College... my plans, God's plans...

I've always know that God will take care of me. I've always known that He'll fulfill His plans for my life if I trust Him. I've always known that He has a plan.

But now.... high school only has a few short months left and graduation is fast approaching. I'm finding myself worried, forgetting to trust in the Lord. I'm a firstborn; I feel like I need to have everything planned out. :) I'm fairly certain that my purpose is life is to lift God's name up and help others to see His greatness through music. Music has pretty much been the focus of my life for... a long time.... and I love it. :) As of now, my plan is to start our community college's music degree next year. I pretty much know for sure that my knowledge and skill in music will be raised studying there. What I'm unsure of though, is what I'm going to do after that... I feel like God has a plan, but then again, music isn't the most booming field out there right now...

I guess my fear is colliding with my faith at this point. The world tells me that I probably won't be able to succeed out there with music. God tells me that He will provide. He'll give me everything I need if I'm following His will. But if I'm not following His will... that's a dangerous boat to be in.

This morning as I sat down to spend time with the Lord, I recommitted myself to listening to Him and relying on His promises. It's so hard to tune out the world's lies, but that's what I know I need to do. In my Bible reading today was Psalm 138. Verse 8 struck me:


The Lord will fulfill His purpose for me; Your love, O Lord, endures forever--
do not abandon the works of Your hands.
Psalm 138:8

So here's my point:
Trust God. Let Him run your life. Does the Maker of the Universe and the Keeper of Time not know what's best?

Hallelujah!
~Marissa~

7 comments:

Julianne said...

Marissa this was the first time I have read your blog, and as I read this post so many of your words reminded me of myself. I have that same planning nature which can unfortunatley lead to times of anxiety and unnecessary worry when I don't have a plan or things don't go the way I planned.

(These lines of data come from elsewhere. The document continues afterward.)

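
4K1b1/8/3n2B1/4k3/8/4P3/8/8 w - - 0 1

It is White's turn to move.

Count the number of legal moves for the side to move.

White to move; king on e8.
In check: yes, from the black knight on d6.
Legal moves: Kf8, Kd8, Ke7, Kd7.
Count: 4.

4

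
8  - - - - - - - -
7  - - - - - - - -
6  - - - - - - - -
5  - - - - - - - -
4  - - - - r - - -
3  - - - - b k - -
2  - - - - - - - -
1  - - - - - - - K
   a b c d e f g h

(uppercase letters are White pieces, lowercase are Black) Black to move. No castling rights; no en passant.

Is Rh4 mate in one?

yes

After Rh4: white king on h1; in check: yes, from the black rook on h4.
King squares — g1: attacked by Be3; g2: attacked by Kf3; h2: attacked by Rh4.
White has no legal moves → checkmate.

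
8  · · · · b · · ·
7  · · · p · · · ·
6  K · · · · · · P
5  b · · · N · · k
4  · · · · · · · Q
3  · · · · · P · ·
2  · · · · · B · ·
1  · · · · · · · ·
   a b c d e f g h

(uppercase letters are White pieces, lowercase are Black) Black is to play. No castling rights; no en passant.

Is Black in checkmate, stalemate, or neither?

Black to move; black king on h5.
In check: yes, from the white queen on h4.
King squares — g4: attacked by Pf3; h4: attacked by Bf2; g5: attacked by Qh4; g6: attacked by Ne5; h6: attacked by Qh4.
Legal moves for Black: none.
In check with no legal moves → checkmate.

checkmate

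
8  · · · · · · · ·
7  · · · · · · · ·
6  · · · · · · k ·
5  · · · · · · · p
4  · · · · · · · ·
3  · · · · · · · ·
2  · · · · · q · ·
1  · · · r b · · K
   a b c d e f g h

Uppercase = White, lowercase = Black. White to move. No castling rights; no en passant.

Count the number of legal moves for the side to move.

0

White to move; king on h1.
In check: no.
Legal moves: none.
Count: 0.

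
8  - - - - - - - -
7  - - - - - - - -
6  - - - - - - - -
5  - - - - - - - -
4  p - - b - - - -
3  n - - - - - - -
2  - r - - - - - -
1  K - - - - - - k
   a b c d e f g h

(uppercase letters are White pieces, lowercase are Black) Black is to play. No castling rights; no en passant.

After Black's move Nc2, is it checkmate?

After Nc2: white king on a1; in check: yes, from the black knight on c2.
King squares — b1: attacked by Rb2; a2: attacked by Rb2; b2: attacked by Bd4.
White has no legal moves → checkmate.

yes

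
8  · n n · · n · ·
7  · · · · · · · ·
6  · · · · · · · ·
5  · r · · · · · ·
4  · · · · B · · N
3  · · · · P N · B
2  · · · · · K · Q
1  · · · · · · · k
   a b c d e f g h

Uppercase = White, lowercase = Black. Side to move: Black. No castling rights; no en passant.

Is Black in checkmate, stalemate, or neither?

Black to move; black king on h1.
In check: yes, from the white queen on h2.
King squares — g1: attacked by Kf2; g2: attacked by Kf2; h2: attacked by Nf3.
Legal moves for Black: none.
In check with no legal moves → checkmate.

checkmate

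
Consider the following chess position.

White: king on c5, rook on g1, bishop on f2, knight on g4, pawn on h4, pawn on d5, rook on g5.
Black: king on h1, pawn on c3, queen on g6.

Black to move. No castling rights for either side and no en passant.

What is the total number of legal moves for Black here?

0

Black to move; king on h1.
In check: yes, from the white rook on g1.
Legal moves: none.
Count: 0.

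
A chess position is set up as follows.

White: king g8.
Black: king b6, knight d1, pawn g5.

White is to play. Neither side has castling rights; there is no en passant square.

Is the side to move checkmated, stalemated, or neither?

neither

White to move; white king on g8.
In check: no.
Legal moves for White: Kh8, Kf8, Kh7, Kg7, Kf7.
White has 5 legal moves and is not in check → neither.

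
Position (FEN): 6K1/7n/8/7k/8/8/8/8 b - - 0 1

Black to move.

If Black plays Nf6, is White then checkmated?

no

After Nf6: white king on g8; in check: yes, from the black knight on f6.
White has 4 legal replies: Kh8, Kf8, Kg7, Kf7.
In check but a legal move exists → not checkmate.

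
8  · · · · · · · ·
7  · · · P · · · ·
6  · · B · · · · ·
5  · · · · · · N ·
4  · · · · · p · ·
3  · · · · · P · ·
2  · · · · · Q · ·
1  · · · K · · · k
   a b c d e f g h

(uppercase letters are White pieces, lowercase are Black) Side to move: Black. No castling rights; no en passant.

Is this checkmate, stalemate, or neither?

Black to move; black king on h1.
In check: no.
King squares — g1: attacked by Qf2; g2: attacked by Qf2; h2: attacked by Qf2.
Legal moves for Black: none.
Not in check and no legal moves → stalemate.

stalemate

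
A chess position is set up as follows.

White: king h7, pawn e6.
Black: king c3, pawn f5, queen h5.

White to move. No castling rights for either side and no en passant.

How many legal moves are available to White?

White to move; king on h7.
In check: yes, from the black queen on h5.
Legal moves: Kg8, Kg7.
Count: 2.

2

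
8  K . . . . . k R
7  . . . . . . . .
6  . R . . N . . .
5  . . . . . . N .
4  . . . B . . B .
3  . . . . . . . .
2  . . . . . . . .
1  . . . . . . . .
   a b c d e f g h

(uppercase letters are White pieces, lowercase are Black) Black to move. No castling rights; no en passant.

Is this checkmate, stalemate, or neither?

Black to move; black king on g8.
In check: yes, from the white rook on h8.
King squares — f7: attacked by Ng5; g7: attacked by Bd4; h7: attacked by Ng5; f8: attacked by Ne6; h8: attacked by Bd4.
Legal moves for Black: none.
In check with no legal moves → checkmate.

checkmate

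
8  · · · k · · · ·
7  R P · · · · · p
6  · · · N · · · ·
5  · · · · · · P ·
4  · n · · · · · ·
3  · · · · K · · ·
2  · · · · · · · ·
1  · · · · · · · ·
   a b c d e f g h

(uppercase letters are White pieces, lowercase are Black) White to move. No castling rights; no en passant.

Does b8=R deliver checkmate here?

After b8=R: black king on d8; in check: yes, from the white rook on b8.
King squares — c7: attacked by Ra7; d7: attacked by Ra7; e7: attacked by Ra7; c8: attacked by Nd6; e8: attacked by Nd6.
Black has no legal moves → checkmate.

yes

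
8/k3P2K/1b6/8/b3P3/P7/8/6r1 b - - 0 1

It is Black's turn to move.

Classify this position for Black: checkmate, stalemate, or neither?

neither

Black to move; black king on a7.
In check: no.
Legal moves for Black include: Kb8, Ka8, Kb7, Ka6, Bd8, Bc7, Bc5, Ba5, Bd4, Be3, Bf2, Be8, Bd7, Bc6, Bb5, Bb3, Bc2, Bd1, ... (list truncated; more exist).
Black has legal moves and is not in check → neither.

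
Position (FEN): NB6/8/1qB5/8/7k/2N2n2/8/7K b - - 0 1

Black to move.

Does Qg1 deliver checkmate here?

yes

After Qg1: white king on h1; in check: yes, from the black queen on g1.
King squares — g1: attacked by Nf3; g2: attacked by Qg1; h2: attacked by Qg1.
White has no legal moves → checkmate.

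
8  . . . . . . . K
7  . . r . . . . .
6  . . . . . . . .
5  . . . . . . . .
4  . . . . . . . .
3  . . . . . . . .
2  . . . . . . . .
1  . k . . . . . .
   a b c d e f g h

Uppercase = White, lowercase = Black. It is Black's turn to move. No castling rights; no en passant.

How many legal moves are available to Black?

Black to move; king on b1.
In check: no.
Legal moves: Rc8+, Rh7+, Rg7, Rf7, Re7, Rd7, Rb7, Ra7, Rc6, Rc5, Rc4, Rc3, Rc2, Rc1, Kc2, Kb2, Ka2, Kc1, Ka1.
Count: 19.

19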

Recently I ready Colossians 3:23 - "whatever you do, work at it with all your heart, as working for the Lord, not for men." These words have helped calm my nerves about the future and worries about whether or not I was following God's will...and how do I know if I am/am not. Rather whatever I am doing I try to commit my actions fully to God and trust that his will will be done.

You sound like a bright and talented young woman and I'm sure God will use you in many ways :)

Rachel said...

Marissa,
Thank you for the wonderful reminder that God knows much better than we do! :)
Blessings to you on this journey!
Rachel

Andi Chester said...

Go get em sista! I know God will help you chose what's best :) i love you

Sarah said...

This is such a beautiful post, Marissa. It really brought to heart the saying that worrying is sin! Faith in God is a must and we *must* trust Him. His will shall be done and will not be changed. You are written on the palms of His hands and He will always look after you.

I miss you girls and hope that all is going well for you.

Love,
Sarah

Stephanie said...

I totally understand what you mean about the whole college choice thing :) hard stuff.

Bethany said...

Marissa! I was just talking to my parents about this exact same thing! Only a few more months and I shall be finished with highschool!!! I've looked forward to this for a long long time. But what next? I THINK I know what I want to do. :) But I hear that people change over the course of college and then want to switch. You are so right, we just have to trust God and put our compete faith in Him. I'll be praying that you can find what His will is for you!

~Bethany~

Alyssa said...

Hi! I'm visiting your blog for the first time (from Em On A Mission).

I, too, am 17 years old and rapidly approaching graduation. I'm a planner as well :). I totally understand what it's like to wonder about the future!

God has given me many passions and interests including missions, writing, filmmaking, and working with children/orphans. There are times when I wonder how I'll be able to combine them/do them all.

In my blog (http://mylifewithamission.blogspot.com/), I am hoping to chronicle the adventure as I try to live out my God-given mission.

I'm following your blog now via GFC!